Each autotuning session starts with a set (population) of candidate options which can be initialized randomly and/or from known starting points. Each candidate is benchmarked and the best ones have a higher chance of surviving and breeding to produce the next generation of candidates. This procedure is repeated for a pre-defined number of generations. In the end, the best candidate is returned.

At the end of each generation new candidates must be selected. Each candidate is either a combination of parent candidates (crossover) or one that survives from the previous generation. Both types are potentially randomly changed (mutation). The top candidates (elites) survive intact (without mutations) between generations.
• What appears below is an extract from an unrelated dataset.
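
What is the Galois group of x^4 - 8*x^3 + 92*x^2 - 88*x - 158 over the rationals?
4T3: D_4

The polynomial is an irreducible quartic over Q and its discriminant is -128755795968, which is not a perfect square, so the Galois group is not contained in A_4. The resolvent cubic y^3 - 92*y^2 + 1336*y - 55776 has exactly one rational root, so the Galois group is C_4 or D_4. The quartic remains irreducible over Q(sqrt(disc)), so the group is D_4.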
## Parameters for Autotuning¶

The parameters that control the autotuner’s behavior are the following:

• Number of generations: The number of tuning generation to be run.
• Population size: The number of candidates in each generation.
• Number of elites: The number of best candidates that are preserved intact between generations (without any mutations).
• Crossover rate: The rate at which new candidates are bred instead of just surviving across generations.
• Mutation rate: The rate at which candidate options are randomly changed (mutated).
• Number of threads: The number of threads that are used to compile different candidates in parallel.
• GPUs: A comma separated list of GPUs (ids) to use for evaluating candidates (e.g., “0,1,2,3”).
• RNG state: The state used to seed the tuner’s RNG.
• min_launch_total_threads: Prune out kernels mapped to fewer than this many threads and block. Set this to 1 to avoid pruning.

## Caching¶

After each autotuning session the best candidates’ profiling information and compilation results are stored in a cache. They can be subsequently retrieved to seed a new autotuning session.